Bjorn glanced at the paper. The Washington Post: America’s Foremost Pornographic Newspaper. He looked at the date: Wednesday, April 18, 2035. He couldn’t help but look at the headline, which read: Dictator-for-life Mackenzie Larwill decrees that the ratio of pornography to news in daily newspapers will be changed from 3:1 to 5:1, public applaud his decision.

Bjorn was shocked. He read several more of the headlines: Larwill once again encourages polygamy, Larwill extends sex education curriculum to include actual sex, Larwill saves puppy from burning building, Larwill puts old man out of his misery.

Who was this Mackenzie Larwill and how had he come to take power during Bjorn’s lifetime and changed Bjorn’s world so thoroughly.

As he walked along the halls of what turned out to be a mall, this fear soon left him. Holographic advertising, electronic gadgetry and Elizabethan dress all surrounded Bjorn in a mish-mash of colours, sounds, and smells that he could only describe as both wondrous and extremely irritating at the same time.

Bjorn soon found himself pulled into a clothing store.

I don’t mean this metaphorically. A woman came out of Shakespeare’s Funky Fashion and physically grabbed Bjorn and pulled him in. As you can guess, it was a very large woman. Actually, as Bjorn took a closed look, he realized that it was in fact a man with long hair and very feminine features.

“What are you trying to do, get yourself arrested! Larwill announced a crackdown on anyone who wasn’t adhering to the dress code. Quick, get some new clothes on you.”

“But I’m from the past and I don’t have any working money.”

“Ohhhhh… you’re insane. Well then, I can write your expenses off.”




When Bjorn reemerged from the store he found himself wearing a very puffy red and yellow striped suit tucked into purple knee-high socks, adorned with buckled shoes and a red hat with a large feather tucked into the side.

Man, do I look smart, or what? Bjorn thought to himself.

Suddenly, an unbelievably loud bugle sound invaded the mall over the loud speaker. It was followed by a voice that proclaimed, “Please clear way for Dictator-for-life Mackenzie Larwill, hereditary ruler of the eastern states! He will be passing through very shortly to collect any donations you wish to give him.”

True to the voice’s word, soon a large procession made it’s way down the center of the mall’s aisle. At the front were four burly men dressed in predominantly black who were followed by at least a dozen scantily clad women. Behind them was a man in a carriage dressed in gold velvet pajamas.

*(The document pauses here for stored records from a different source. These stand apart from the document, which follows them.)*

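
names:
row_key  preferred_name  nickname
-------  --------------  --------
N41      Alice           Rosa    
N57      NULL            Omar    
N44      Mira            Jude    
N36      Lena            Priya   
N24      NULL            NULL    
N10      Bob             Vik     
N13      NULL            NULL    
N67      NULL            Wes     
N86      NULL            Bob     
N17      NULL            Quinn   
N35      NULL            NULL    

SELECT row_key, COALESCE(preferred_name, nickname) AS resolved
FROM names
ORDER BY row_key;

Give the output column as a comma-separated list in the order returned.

Bob, NULL, Quinn, NULL, NULL, Lena, Alice, Mira, Omar, Wes, Bob

row_key=N10: preferred_name=Bob → Bob
row_key=N13: preferred_name=NULL, nickname=NULL (all NULL) → NULL
row_key=N17: preferred_name=NULL, nickname=Quinn → Quinn
row_key=N24: preferred_name=NULL, nickname=NULL (all NULL) → NULL
row_key=N35: preferred_name=NULL, nickname=NULL (all NULL) → NULL
row_key=N36: preferred_name=Lena → Lena
row_key=N41: preferred_name=Alice → Alice
row_key=N44: preferred_name=Mira → Mira
row_key=N57: preferred_name=NULL, nickname=Omar → Omar
row_key=N67: preferred_name=NULL, nickname=Wes → Wes
row_key=N86: preferred_name=NULL, nickname=Bob → Bob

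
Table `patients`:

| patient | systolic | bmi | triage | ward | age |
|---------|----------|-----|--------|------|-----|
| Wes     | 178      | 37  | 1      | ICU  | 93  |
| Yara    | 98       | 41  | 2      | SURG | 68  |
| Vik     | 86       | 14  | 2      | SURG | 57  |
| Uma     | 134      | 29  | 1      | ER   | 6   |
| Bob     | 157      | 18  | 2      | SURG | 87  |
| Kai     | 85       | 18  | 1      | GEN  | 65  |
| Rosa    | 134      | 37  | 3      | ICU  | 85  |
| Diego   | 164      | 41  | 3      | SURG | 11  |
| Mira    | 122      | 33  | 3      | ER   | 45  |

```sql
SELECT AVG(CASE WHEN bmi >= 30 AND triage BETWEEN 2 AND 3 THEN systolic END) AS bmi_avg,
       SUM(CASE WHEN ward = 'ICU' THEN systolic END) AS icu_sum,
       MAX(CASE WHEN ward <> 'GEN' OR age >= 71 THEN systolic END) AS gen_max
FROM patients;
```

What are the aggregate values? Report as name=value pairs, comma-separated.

bmi_avg=129.5, icu_sum=312, gen_max=178

[bmi_avg: bmi >= 30 AND triage BETWEEN 2 AND 3]
patient=Wes: ✗
patient=Yara: ✓ → 98
patient=Vik: ✗
patient=Uma: ✗
patient=Bob: ✗
patient=Kai: ✗
patient=Rosa: ✓ → 134
patient=Diego: ✓ → 164
patient=Mira: ✓ → 122
bmi_avg = (98 + 134 + 164 + 122) / 4 = 129.5
—
[icu_sum: ward = 'ICU']
patient=Wes: ✓ → 178
patient=Yara: ✗
patient=Vik: ✗
patient=Uma: ✗
patient=Bob: ✗
patient=Kai: ✗
patient=Rosa: ✓ → 134
patient=Diego: ✗
patient=Mira: ✗
icu_sum = 178 + 134 = 312
—
[gen_max: ward <> 'GEN' OR age >= 71]
patient=Wes: ✓ → 178
patient=Yara: ✓ → 98
patient=Vik: ✓ → 86
patient=Uma: ✓ → 134
patient=Bob: ✓ → 157
patient=Kai: ✗
patient=Rosa: ✓ → 134
patient=Diego: ✓ → 164
patient=Mira: ✓ → 122
gen_max = MAX(178, 98, 86, 134, 157, 134, 164, 122) = 178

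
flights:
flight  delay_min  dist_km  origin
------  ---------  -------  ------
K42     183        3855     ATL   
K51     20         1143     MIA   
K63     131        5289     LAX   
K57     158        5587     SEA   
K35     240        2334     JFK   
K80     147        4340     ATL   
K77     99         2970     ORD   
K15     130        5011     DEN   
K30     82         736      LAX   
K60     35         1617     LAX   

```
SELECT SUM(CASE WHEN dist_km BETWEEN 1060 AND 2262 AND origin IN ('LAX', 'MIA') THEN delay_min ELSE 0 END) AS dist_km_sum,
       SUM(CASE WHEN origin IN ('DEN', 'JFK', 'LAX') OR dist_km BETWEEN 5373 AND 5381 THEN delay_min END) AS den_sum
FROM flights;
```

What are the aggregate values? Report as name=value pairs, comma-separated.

[dist_km_sum: dist_km BETWEEN 1060 AND 2262 AND origin IN ('LAX', 'MIA')]
flight=K42: ✗
flight=K51: ✓ → 20
flight=K63: ✗
flight=K57: ✗
flight=K35: ✗
flight=K80: ✗
flight=K77: ✗
flight=K15: ✗
flight=K30: ✗
flight=K60: ✓ → 35
dist_km_sum = 20 + 35 = 55
—
[den_sum: origin IN ('DEN', 'JFK', 'LAX') OR dist_km BETWEEN 5373 AND 5381]
flight=K42: ✗
flight=K51: ✗
flight=K63: ✓ → 131
flight=K57: ✗
flight=K35: ✓ → 240
flight=K80: ✗
flight=K77: ✗
flight=K15: ✓ → 130
flight=K30: ✓ → 82
flight=K60: ✓ → 35
den_sum = 131 + 240 + 130 + 82 + 35 = 618

dist_km_sum=55, den_sum=618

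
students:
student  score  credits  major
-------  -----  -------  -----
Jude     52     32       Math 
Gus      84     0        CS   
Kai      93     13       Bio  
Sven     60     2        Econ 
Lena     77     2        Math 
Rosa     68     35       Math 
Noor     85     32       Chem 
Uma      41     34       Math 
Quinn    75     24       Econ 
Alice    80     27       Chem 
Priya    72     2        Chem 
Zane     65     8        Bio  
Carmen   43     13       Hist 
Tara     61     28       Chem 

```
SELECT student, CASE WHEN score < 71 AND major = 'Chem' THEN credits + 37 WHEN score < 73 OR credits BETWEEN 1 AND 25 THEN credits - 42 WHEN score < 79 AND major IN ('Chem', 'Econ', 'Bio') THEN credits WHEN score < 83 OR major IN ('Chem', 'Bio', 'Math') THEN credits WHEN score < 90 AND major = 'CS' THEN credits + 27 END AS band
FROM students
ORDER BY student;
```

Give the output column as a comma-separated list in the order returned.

27, -29, 27, -10, -29, -40, 32, -40, -18, -7, -40, 65, -8, -34

student=Alice: score < 83 OR major IN ('Chem', 'Bio', 'Math') → 27
student=Carmen: score < 73 OR credits BETWEEN 1 AND 25 → -29
student=Gus: score < 90 AND major = 'CS' → 27
student=Jude: score < 73 OR credits BETWEEN 1 AND 25 → -10
student=Kai: score < 73 OR credits BETWEEN 1 AND 25 → -29
student=Lena: score < 73 OR credits BETWEEN 1 AND 25 → -40
student=Noor: score < 83 OR major IN ('Chem', 'Bio', 'Math') → 32
student=Priya: score < 73 OR credits BETWEEN 1 AND 25 → -40
student=Quinn: score < 73 OR credits BETWEEN 1 AND 25 → -18
student=Rosa: score < 73 OR credits BETWEEN 1 AND 25 → -7
student=Sven: score < 73 OR credits BETWEEN 1 AND 25 → -40
student=Tara: score < 71 AND major = 'Chem' → 65
student=Uma: score < 73 OR credits BETWEEN 1 AND 25 → -8
student=Zane: score < 73 OR credits BETWEEN 1 AND 25 → -34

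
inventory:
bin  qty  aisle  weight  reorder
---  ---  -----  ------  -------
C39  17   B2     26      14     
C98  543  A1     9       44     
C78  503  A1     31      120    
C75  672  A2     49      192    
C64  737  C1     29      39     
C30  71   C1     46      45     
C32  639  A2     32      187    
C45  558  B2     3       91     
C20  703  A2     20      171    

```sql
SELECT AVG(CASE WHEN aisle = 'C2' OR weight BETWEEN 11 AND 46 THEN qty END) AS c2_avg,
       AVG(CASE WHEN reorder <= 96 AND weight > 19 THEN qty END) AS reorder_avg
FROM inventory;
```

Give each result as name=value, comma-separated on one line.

[c2_avg: aisle = 'C2' OR weight BETWEEN 11 AND 46]
bin=C39: ✓ → 17
bin=C98: ✗
bin=C78: ✓ → 503
bin=C75: ✗
bin=C64: ✓ → 737
bin=C30: ✓ → 71
bin=C32: ✓ → 639
bin=C45: ✗
bin=C20: ✓ → 703
c2_avg = (17 + 503 + 737 + 71 + 639 + 703) / 6 = 445
—
[reorder_avg: reorder <= 96 AND weight > 19]
bin=C39: ✓ → 17
bin=C98: ✗
bin=C78: ✗
bin=C75: ✗
bin=C64: ✓ → 737
bin=C30: ✓ → 71
bin=C32: ✗
bin=C45: ✗
bin=C20: ✗
reorder_avg = (17 + 737 + 71) / 3 = 275

c2_avg=445, reorder_avg=275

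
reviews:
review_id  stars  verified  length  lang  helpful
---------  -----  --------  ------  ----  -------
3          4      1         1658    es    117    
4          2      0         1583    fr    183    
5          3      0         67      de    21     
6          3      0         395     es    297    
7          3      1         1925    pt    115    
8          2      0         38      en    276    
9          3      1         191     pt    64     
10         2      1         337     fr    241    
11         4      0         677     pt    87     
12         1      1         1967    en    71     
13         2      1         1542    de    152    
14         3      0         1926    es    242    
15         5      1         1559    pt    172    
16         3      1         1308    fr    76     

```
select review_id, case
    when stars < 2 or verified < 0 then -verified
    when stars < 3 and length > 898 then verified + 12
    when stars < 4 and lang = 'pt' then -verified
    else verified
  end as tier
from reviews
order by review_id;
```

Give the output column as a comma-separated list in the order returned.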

As he passed, the mall-goers were enthusiastically throwing coin upon coin at the carriage. The money was quickly being collected by four small men following with baskets at the back of the procession.

As the carriage passed Bjorn, the man inside yelled a command and it came to a stop.

“Why aren’t you throwing money?!?”, Larwill yelled.

“I… well, I…”

Bjorn didn’t have time to reply before he was quickly interrupted, “OFF WITH HIS HEAD!”

One of the burly men curled off the front and grabbed Bjorn like a child would a doll. Bjorn was thrown into the back of the carriage, where he would be taken off to his impending doom at the hands of Dictator-for-life and hereditary ruler of the eastern states Mackenzie Larwill.